3. Ter zitting heeft [appellant] de beroepsgrond dat de raad ten onrechte geen exploitatieplan heeft vastgesteld ingetrokken.
4. [appellant] is eigenaar van het op het perceel [locatie] te Gorinchem gevestigde sportcentrum en de in dat gebouw aanwezige bedrijfswoning (hierna: het sportcentrum). Hij betoogt dat het sportcentrum ten onrechte niet als zodanig is bestemd.
4.1. Aan het perceel zijn de bestemming "Sport" en de functieaanduiding "sportcentrum" toegekend.

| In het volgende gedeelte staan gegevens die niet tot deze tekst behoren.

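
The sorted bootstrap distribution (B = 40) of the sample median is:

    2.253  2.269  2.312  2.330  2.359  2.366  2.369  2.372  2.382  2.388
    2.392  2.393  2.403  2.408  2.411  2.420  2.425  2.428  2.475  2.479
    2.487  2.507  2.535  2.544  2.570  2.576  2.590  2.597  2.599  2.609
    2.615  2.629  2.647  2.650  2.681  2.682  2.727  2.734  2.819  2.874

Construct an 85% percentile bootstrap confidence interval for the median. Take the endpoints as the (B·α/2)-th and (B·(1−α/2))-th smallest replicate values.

(2.312, 2.727)

α = 0.15; lower rank = 40 × 0.075 = 3; upper rank = 40 × 0.925 = 37.
The 3rd smallest replicate is 2.312; the 37th is 2.727.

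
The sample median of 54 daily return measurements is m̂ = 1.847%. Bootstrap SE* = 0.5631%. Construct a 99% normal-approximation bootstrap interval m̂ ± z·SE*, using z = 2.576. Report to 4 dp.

(0.3965, 3.2975)

Margin = 2.576 × 0.5631 = 1.45055
Interval: 1.847 ± 1.45055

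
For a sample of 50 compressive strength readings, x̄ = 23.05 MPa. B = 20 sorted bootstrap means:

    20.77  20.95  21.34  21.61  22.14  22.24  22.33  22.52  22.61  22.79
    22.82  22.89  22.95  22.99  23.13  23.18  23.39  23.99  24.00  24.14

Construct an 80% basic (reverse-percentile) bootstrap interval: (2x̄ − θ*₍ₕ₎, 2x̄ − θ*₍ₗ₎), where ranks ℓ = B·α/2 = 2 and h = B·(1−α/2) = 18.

Percentile endpoints at ranks 2 and 18: θ*₍2₎ = 20.95, θ*₍18₎ = 23.99.
Basic interval reflects these around x̄:
  lower = 2 × 23.05 − 23.99 = 22.11
  upper = 2 × 23.05 − 20.95 = 25.15

(22.11, 25.15)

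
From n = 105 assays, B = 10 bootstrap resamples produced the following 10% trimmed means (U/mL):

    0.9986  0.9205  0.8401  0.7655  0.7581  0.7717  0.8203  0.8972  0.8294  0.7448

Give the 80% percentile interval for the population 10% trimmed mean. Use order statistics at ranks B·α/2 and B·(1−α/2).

(0.7448, 0.9205)

Sorted replicates: 0.7448, 0.7581, 0.7655, 0.7717, 0.8203, 0.8294, 0.8401, 0.8972, 0.9205, 0.9986
α = 0.20; lower rank = 10 × 0.100 = 1; upper rank = 10 × 0.900 = 9.
The 1st smallest replicate is 0.7448; the 9th is 0.9205.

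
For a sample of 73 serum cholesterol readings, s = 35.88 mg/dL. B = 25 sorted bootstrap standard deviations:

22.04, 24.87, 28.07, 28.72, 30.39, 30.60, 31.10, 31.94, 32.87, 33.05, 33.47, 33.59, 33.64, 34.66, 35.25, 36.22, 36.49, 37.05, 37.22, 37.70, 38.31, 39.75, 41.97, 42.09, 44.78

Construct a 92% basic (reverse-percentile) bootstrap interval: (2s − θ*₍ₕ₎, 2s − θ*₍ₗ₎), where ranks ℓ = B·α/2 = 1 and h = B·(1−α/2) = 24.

Percentile endpoints at ranks 1 and 24: θ*₍1₎ = 22.04, θ*₍24₎ = 42.09.
Basic interval reflects these around s:
  lower = 2 × 35.88 − 42.09 = 29.67
  upper = 2 × 35.88 − 22.04 = 49.72

(29.67, 49.72)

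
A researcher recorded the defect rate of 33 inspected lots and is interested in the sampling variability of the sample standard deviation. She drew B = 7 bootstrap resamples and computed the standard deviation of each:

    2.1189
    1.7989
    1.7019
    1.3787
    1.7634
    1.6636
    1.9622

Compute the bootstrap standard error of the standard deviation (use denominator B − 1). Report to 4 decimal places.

Bootstrap SE is the standard deviation of the 7 replicate standard deviations.
Mean of replicates: (2.1189 + 1.7989 + 1.7019 + 1.3787 + 1.7634 + 1.6636 + 1.9622) / 7 = 12.38760 / 7 = 1.76966
Sum of squared deviations: (+0.34924)² + (+0.02924)² + (−0.06776)² + (−0.39096)² + (−0.00626)² + (−0.10606)² + (+0.19254)² = 0.32862
Variance = 0.32862 / 6 = 0.05477
SE* = √0.05477

SE* = 0.2340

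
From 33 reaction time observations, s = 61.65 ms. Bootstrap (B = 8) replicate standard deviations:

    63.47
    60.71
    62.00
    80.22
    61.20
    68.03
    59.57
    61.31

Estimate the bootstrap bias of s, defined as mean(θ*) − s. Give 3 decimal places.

mean(θ*) = (63.47 + 60.71 + 62.00 + 80.22 + 61.20 + 68.03 + 59.57 + 61.31) / 8 = 64.5637
bias = 64.5637 − 61.65

bias = +2.914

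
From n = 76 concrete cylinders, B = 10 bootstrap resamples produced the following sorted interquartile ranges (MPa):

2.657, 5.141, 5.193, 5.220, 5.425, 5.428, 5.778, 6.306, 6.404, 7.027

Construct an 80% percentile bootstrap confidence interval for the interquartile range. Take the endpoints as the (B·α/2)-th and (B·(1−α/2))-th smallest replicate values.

α = 0.20; lower rank = 10 × 0.100 = 1; upper rank = 10 × 0.900 = 9.
The 1st smallest replicate is 2.657; the 9th is 6.404.

(2.657, 6.404)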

Ingevolge artikel 17, lid 17.1.1, van de planregels, zijn de voor ‘Sport’ aangewezen gronden bestemd voor:
a. sportactiviteiten;
b. een sportcentrum, uitsluitend ter plaatse van de aanduiding ‘sportcentrum’;
c. een schietaccommodatie, uitsluitend ter plaatse van de aanduiding ‘specifieke vorm van sport - schietvereniging’;
d. horeca in de categorieën ‘dag-horeca’ en ‘middelzware horeca’ van de Staat van Horeca-activiteiten; met bijbehorende gebouwen, bouwwerken geen gebouwen zijnde, wegen en paden, ondergeschikte detailhandel en horeca, sanitaire voorzieningen, parkeervoorzieningen, speelvoorzieningen, water en voorzieningen voor de waterhuishouding, tuinen en erven.
Ingevolge lid 17.2.1 zijn gebouwen niet toegestaan, met uitzondering van een bedrijfswoning ter plaatse van de aanduiding ‘sportcentrum’, die moet voldoen aan de volgende kenmerken:
a. gebouwd binnen het bouwvlak;
b. goot- en bouwhoogte maximaal de ter plaatse van de aanduiding ‘maximum goothoogte (m), maximum bouwhoogte (m)’ aangegeven goothoogte respectievelijk bouwhoogte;
c. bouwhoogte maximaal de ter plaatse van de aanduiding ‘maximum bouwhoogte (m)’ aangegeven bouwhoogte.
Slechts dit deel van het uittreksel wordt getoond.